Avocat : SCP D AVOCATS SAIDJI ET MOREAU

24 juin 2025• 5ème chambre
TA38Décision• Excès de pouvoir

Tribunal Administratif de Grenoble — N° TA38-2106001

Le Tribunal Administratif de Grenoble a été saisi par l'association One Voice d'un recours en excès de pouvoir contre deux décisions du préfet de la Drôme du 8 juillet 2021, accordant à M. H C des certificats de capacité pour l'entretien d'un hippopotame et de félidés (lions et tigres) en vue de leur présentation au public dans un établissement mobile. Le tribunal a rejeté la requête, considérant que l'association ne justifiait pas d'un intérêt à agir suffisant, les décisions attaquées ne portant pas une atteinte directe et certaine aux intérêts collectifs qu'elle défend. Par suite, les conclusions à fin d'annulation ont été déclarées irrecevables, et les demandes accessoires de l'association et de M. C ont également été rejetées. La décision s'appuie sur les dispositions du code de l'environnement et du code de justice administrative.

Avocat : MOREAU -NASSAR - HAN-KWAN

24 juin 2025• 5ème Chambre
TA87Décision• Plein contentieux

Tribunal Administratif de Limoges — N° TA87-2300367

Le Tribunal Administratif de Limoges a été saisi par M. C, contaminé par le virus de l'hépatite C à la suite de transfusions sanguines en 1978, afin d'obtenir une indemnisation complémentaire de l'Oniam.

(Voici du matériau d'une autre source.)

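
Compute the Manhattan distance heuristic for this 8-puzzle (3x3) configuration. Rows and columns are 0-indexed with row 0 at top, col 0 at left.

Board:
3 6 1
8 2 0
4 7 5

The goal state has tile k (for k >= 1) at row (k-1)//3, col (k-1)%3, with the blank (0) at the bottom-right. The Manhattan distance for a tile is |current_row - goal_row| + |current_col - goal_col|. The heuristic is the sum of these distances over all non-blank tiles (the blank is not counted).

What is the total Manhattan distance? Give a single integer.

Tile 3: (0,0)->(0,2) = 2
Tile 6: (0,1)->(1,2) = 2
Tile 1: (0,2)->(0,0) = 2
Tile 8: (1,0)->(2,1) = 2
Tile 2: (1,1)->(0,1) = 1
Tile 4: (2,0)->(1,0) = 1
Tile 7: (2,1)->(2,0) = 1
Tile 5: (2,2)->(1,1) = 2
Sum: 2 + 2 + 2 + 2 + 1 + 1 + 1 + 2 = 13

Answer: 13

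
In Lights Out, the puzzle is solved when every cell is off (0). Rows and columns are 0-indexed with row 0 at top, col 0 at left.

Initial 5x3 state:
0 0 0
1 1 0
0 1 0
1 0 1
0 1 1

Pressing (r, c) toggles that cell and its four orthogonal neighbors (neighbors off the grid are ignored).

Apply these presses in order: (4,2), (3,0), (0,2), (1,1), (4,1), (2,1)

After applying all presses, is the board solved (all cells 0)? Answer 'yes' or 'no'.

Answer: no

Derivation:
After press 1 at (4,2):
0 0 0
1 1 0
0 1 0
1 0 0
0 0 0

After press 2 at (3,0):
0 0 0
1 1 0
1 1 0
0 1 0
1 0 0

After press 3 at (0,2):
0 1 1
1 1 1
1 1 0
0 1 0
1 0 0

After press 4 at (1,1):
0 0 1
0 0 0
1 0 0
0 1 0
1 0 0

After press 5 at (4,1):
0 0 1
0 0 0
1 0 0
0 0 0
0 1 1

After press 6 at (2,1):
0 0 1
0 1 0
0 1 1
0 1 0
0 1 1

Lights still on: 7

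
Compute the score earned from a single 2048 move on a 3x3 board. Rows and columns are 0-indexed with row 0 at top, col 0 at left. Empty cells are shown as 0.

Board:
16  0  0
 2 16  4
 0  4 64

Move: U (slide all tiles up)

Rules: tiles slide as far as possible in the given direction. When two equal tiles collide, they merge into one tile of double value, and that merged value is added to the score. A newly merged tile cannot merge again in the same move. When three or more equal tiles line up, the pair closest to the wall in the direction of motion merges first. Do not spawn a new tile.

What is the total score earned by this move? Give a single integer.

Answer: 0

Derivation:
Slide up:
col 0: [16, 2, 0] -> [16, 2, 0]  score +0 (running 0)
col 1: [0, 16, 4] -> [16, 4, 0]  score +0 (running 0)
col 2: [0, 4, 64] -> [4, 64, 0]  score +0 (running 0)
Board after move:
16 16  4
 2  4 64
 0  0  0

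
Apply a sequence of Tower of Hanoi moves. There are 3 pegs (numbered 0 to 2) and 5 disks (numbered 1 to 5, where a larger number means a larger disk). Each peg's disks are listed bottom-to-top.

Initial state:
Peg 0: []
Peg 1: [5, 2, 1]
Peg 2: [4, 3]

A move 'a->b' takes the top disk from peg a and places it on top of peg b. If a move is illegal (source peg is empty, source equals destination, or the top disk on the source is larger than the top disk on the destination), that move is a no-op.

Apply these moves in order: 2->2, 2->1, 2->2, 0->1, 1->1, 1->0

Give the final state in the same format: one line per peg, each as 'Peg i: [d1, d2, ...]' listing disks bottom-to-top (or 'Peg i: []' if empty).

After move 1 (2->2):
Peg 0: []
Peg 1: [5, 2, 1]
Peg 2: [4, 3]

After move 2 (2->1):
Peg 0: []
Peg 1: [5, 2, 1]
Peg 2: [4, 3]

After move 3 (2->2):
Peg 0: []
Peg 1: [5, 2, 1]
Peg 2: [4, 3]

After move 4 (0->1):
Peg 0: []
Peg 1: [5, 2, 1]
Peg 2: [4, 3]

After move 5 (1->1):
Peg 0: []
Peg 1: [5, 2, 1]
Peg 2: [4, 3]

After move 6 (1->0):
Peg 0: [1]
Peg 1: [5, 2]
Peg 2: [4, 3]

Answer: Peg 0: [1]
Peg 1: [5, 2]
Peg 2: [4, 3]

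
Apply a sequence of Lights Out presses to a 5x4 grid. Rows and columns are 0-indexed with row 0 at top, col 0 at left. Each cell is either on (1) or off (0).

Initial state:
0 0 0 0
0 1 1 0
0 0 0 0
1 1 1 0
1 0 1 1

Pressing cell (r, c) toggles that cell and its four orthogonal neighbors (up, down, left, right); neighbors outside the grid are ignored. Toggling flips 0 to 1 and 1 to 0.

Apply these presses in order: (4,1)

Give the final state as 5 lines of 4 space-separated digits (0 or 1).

After press 1 at (4,1):
0 0 0 0
0 1 1 0
0 0 0 0
1 0 1 0
0 1 0 1

Answer: 0 0 0 0
0 1 1 0
0 0 0 0
1 0 1 0
0 1 0 1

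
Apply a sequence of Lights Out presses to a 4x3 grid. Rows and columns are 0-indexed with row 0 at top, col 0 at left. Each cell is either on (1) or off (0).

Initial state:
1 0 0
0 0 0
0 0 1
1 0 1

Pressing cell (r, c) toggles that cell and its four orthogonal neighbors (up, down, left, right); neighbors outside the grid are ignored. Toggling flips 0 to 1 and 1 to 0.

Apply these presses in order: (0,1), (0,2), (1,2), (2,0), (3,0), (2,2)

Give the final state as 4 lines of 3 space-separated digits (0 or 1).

Answer: 0 0 1
1 0 1
0 0 1
1 1 0

Derivation:
After press 1 at (0,1):
0 1 1
0 1 0
0 0 1
1 0 1

After press 2 at (0,2):
0 0 0
0 1 1
0 0 1
1 0 1

After press 3 at (1,2):
0 0 1
0 0 0
0 0 0
1 0 1

After press 4 at (2,0):
0 0 1
1 0 0
1 1 0
0 0 1

After press 5 at (3,0):
0 0 1
1 0 0
0 1 0
1 1 1

After press 6 at (2,2):
0 0 1
1 0 1
0 0 1
1 1 0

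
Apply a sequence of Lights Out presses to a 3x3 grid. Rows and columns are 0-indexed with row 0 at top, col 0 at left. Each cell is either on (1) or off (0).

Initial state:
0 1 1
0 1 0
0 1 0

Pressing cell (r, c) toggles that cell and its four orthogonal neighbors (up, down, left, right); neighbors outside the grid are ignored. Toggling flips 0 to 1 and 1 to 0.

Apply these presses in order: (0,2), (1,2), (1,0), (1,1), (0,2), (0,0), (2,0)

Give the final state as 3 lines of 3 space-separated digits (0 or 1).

After press 1 at (0,2):
0 0 0
0 1 1
0 1 0

After press 2 at (1,2):
0 0 1
0 0 0
0 1 1

After press 3 at (1,0):
1 0 1
1 1 0
1 1 1

After press 4 at (1,1):
1 1 1
0 0 1
1 0 1

After press 5 at (0,2):
1 0 0
0 0 0
1 0 1

After press 6 at (0,0):
0 1 0
1 0 0
1 0 1

After press 7 at (2,0):
0 1 0
0 0 0
0 1 1

Answer: 0 1 0
0 0 0
0 1 1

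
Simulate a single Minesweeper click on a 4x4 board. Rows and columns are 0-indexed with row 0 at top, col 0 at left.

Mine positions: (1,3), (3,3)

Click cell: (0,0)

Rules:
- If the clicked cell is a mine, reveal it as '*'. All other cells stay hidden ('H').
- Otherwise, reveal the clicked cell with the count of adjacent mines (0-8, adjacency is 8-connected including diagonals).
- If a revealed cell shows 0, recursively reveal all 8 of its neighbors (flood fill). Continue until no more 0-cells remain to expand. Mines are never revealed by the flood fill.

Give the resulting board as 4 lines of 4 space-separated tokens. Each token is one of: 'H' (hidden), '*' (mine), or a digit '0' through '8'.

0 0 1 H
0 0 1 H
0 0 2 H
0 0 1 H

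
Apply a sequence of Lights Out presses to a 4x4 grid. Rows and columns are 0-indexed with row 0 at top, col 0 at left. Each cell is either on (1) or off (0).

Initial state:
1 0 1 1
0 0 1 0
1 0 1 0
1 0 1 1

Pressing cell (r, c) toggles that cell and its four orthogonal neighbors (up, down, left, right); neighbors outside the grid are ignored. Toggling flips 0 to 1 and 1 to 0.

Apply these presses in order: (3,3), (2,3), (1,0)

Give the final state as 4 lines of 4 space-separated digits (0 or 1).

Answer: 0 0 1 1
1 1 1 1
0 0 0 0
1 0 0 1

Derivation:
After press 1 at (3,3):
1 0 1 1
0 0 1 0
1 0 1 1
1 0 0 0

After press 2 at (2,3):
1 0 1 1
0 0 1 1
1 0 0 0
1 0 0 1

After press 3 at (1,0):
0 0 1 1
1 1 1 1
0 0 0 0
1 0 0 1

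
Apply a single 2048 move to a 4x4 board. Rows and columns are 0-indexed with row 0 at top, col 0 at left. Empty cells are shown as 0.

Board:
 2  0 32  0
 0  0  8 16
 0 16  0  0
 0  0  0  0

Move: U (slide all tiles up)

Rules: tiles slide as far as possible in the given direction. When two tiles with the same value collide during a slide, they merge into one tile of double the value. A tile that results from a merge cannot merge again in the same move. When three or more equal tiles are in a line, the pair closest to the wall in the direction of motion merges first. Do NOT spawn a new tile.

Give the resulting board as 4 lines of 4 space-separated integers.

Answer:  2 16 32 16
 0  0  8  0
 0  0  0  0
 0  0  0  0

Derivation:
Slide up:
col 0: [2, 0, 0, 0] -> [2, 0, 0, 0]
col 1: [0, 0, 16, 0] -> [16, 0, 0, 0]
col 2: [32, 8, 0, 0] -> [32, 8, 0, 0]
col 3: [0, 16, 0, 0] -> [16, 0, 0, 0]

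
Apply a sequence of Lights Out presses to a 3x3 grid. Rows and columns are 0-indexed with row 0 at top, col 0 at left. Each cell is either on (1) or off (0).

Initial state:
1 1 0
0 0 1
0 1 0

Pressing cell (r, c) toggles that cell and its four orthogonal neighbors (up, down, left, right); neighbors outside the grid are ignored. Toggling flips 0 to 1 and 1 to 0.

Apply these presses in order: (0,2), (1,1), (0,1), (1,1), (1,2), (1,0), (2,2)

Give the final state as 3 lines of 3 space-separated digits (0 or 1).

After press 1 at (0,2):
1 0 1
0 0 0
0 1 0

After press 2 at (1,1):
1 1 1
1 1 1
0 0 0

After press 3 at (0,1):
0 0 0
1 0 1
0 0 0

After press 4 at (1,1):
0 1 0
0 1 0
0 1 0

After press 5 at (1,2):
0 1 1
0 0 1
0 1 1

After press 6 at (1,0):
1 1 1
1 1 1
1 1 1

After press 7 at (2,2):
1 1 1
1 1 0
1 0 0

Answer: 1 1 1
1 1 0
1 0 0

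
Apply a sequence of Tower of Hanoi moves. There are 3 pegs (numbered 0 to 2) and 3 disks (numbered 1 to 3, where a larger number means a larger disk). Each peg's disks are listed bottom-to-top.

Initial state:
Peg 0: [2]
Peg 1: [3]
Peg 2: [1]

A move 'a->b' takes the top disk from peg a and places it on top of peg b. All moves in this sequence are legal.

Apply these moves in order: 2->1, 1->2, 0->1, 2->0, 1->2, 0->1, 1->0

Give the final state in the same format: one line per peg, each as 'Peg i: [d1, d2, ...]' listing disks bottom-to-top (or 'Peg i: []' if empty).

Answer: Peg 0: [1]
Peg 1: [3]
Peg 2: [2]

Derivation:
After move 1 (2->1):
Peg 0: [2]
Peg 1: [3, 1]
Peg 2: []

After move 2 (1->2):
Peg 0: [2]
Peg 1: [3]
Peg 2: [1]

After move 3 (0->1):
Peg 0: []
Peg 1: [3, 2]
Peg 2: [1]

After move 4 (2->0):
Peg 0: [1]
Peg 1: [3, 2]
Peg 2: []

After move 5 (1->2):
Peg 0: [1]
Peg 1: [3]
Peg 2: [2]

After move 6 (0->1):
Peg 0: []
Peg 1: [3, 1]
Peg 2: [2]

After move 7 (1->0):
Peg 0: [1]
Peg 1: [3]
Peg 2: [2]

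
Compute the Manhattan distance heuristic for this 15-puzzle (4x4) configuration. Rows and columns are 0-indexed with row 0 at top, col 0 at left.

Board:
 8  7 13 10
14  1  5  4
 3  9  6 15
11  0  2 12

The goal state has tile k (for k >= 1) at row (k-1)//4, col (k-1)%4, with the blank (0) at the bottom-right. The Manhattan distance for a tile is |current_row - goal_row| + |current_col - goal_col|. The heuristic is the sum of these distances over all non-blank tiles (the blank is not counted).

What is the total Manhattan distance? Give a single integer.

Answer: 40

Derivation:
Tile 8: (0,0)->(1,3) = 4
Tile 7: (0,1)->(1,2) = 2
Tile 13: (0,2)->(3,0) = 5
Tile 10: (0,3)->(2,1) = 4
Tile 14: (1,0)->(3,1) = 3
Tile 1: (1,1)->(0,0) = 2
Tile 5: (1,2)->(1,0) = 2
Tile 4: (1,3)->(0,3) = 1
Tile 3: (2,0)->(0,2) = 4
Tile 9: (2,1)->(2,0) = 1
Tile 6: (2,2)->(1,1) = 2
Tile 15: (2,3)->(3,2) = 2
Tile 11: (3,0)->(2,2) = 3
Tile 2: (3,2)->(0,1) = 4
Tile 12: (3,3)->(2,3) = 1
Sum: 4 + 2 + 5 + 4 + 3 + 2 + 2 + 1 + 4 + 1 + 2 + 2 + 3 + 4 + 1 = 40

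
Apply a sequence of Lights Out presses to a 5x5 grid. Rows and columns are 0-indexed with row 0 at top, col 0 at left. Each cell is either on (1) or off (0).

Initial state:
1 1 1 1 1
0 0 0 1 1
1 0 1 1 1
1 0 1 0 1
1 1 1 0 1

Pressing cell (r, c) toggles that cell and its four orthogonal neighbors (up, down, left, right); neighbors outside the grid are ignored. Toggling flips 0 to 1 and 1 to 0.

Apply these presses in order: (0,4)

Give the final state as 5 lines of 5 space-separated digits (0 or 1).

Answer: 1 1 1 0 0
0 0 0 1 0
1 0 1 1 1
1 0 1 0 1
1 1 1 0 1

Derivation:
After press 1 at (0,4):
1 1 1 0 0
0 0 0 1 0
1 0 1 1 1
1 0 1 0 1
1 1 1 0 1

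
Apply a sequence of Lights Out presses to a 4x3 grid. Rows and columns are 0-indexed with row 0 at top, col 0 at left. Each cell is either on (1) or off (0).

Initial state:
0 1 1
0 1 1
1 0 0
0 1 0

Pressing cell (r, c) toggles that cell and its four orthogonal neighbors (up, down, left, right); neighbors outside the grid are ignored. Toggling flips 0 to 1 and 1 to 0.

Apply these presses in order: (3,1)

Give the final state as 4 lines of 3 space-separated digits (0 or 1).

Answer: 0 1 1
0 1 1
1 1 0
1 0 1

Derivation:
After press 1 at (3,1):
0 1 1
0 1 1
1 1 0
1 0 1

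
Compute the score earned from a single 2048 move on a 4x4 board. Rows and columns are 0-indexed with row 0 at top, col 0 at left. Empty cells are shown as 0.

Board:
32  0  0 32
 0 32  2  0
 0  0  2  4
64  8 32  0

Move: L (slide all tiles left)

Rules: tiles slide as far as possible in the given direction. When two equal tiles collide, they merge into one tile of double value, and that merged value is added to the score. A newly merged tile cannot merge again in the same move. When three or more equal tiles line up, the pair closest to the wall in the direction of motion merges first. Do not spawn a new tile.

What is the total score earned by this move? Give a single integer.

Answer: 64

Derivation:
Slide left:
row 0: [32, 0, 0, 32] -> [64, 0, 0, 0]  score +64 (running 64)
row 1: [0, 32, 2, 0] -> [32, 2, 0, 0]  score +0 (running 64)
row 2: [0, 0, 2, 4] -> [2, 4, 0, 0]  score +0 (running 64)
row 3: [64, 8, 32, 0] -> [64, 8, 32, 0]  score +0 (running 64)
Board after move:
64  0  0  0
32  2  0  0
 2  4  0  0
64  8 32  0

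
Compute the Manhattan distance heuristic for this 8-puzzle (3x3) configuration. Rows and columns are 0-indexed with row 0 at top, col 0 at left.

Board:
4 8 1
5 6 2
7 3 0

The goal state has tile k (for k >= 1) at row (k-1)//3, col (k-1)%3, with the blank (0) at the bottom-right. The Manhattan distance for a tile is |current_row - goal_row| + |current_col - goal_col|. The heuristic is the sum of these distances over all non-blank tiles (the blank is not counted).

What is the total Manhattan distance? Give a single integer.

Answer: 12

Derivation:
Tile 4: (0,0)->(1,0) = 1
Tile 8: (0,1)->(2,1) = 2
Tile 1: (0,2)->(0,0) = 2
Tile 5: (1,0)->(1,1) = 1
Tile 6: (1,1)->(1,2) = 1
Tile 2: (1,2)->(0,1) = 2
Tile 7: (2,0)->(2,0) = 0
Tile 3: (2,1)->(0,2) = 3
Sum: 1 + 2 + 2 + 1 + 1 + 2 + 0 + 3 = 12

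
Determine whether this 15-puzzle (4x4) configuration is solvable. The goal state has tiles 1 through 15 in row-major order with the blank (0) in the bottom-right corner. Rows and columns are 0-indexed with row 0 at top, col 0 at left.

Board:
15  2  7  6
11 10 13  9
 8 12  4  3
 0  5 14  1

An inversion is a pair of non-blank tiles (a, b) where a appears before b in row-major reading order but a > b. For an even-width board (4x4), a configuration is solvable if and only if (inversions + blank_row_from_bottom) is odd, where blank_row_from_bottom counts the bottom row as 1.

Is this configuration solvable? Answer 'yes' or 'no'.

Answer: yes

Derivation:
Inversions: 62
Blank is in row 3 (0-indexed from top), which is row 1 counting from the bottom (bottom = 1).
62 + 1 = 63, which is odd, so the puzzle is solvable.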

L'Oniam ne contestait pas son obligation d'indemnisation au titre de la solidarité nationale sur le fondement de l'article L. 1221-14 du code de la santé publique. Le tribunal a rejeté la demande de remboursement des frais kilométriques, faute de preuves suffisantes établissant un lien direct avec la contamination. La solution retenue est donc un rejet partiel de la requête, l'indemnisation des autres préjudices n'étant pas précisée dans l'extrait fourni.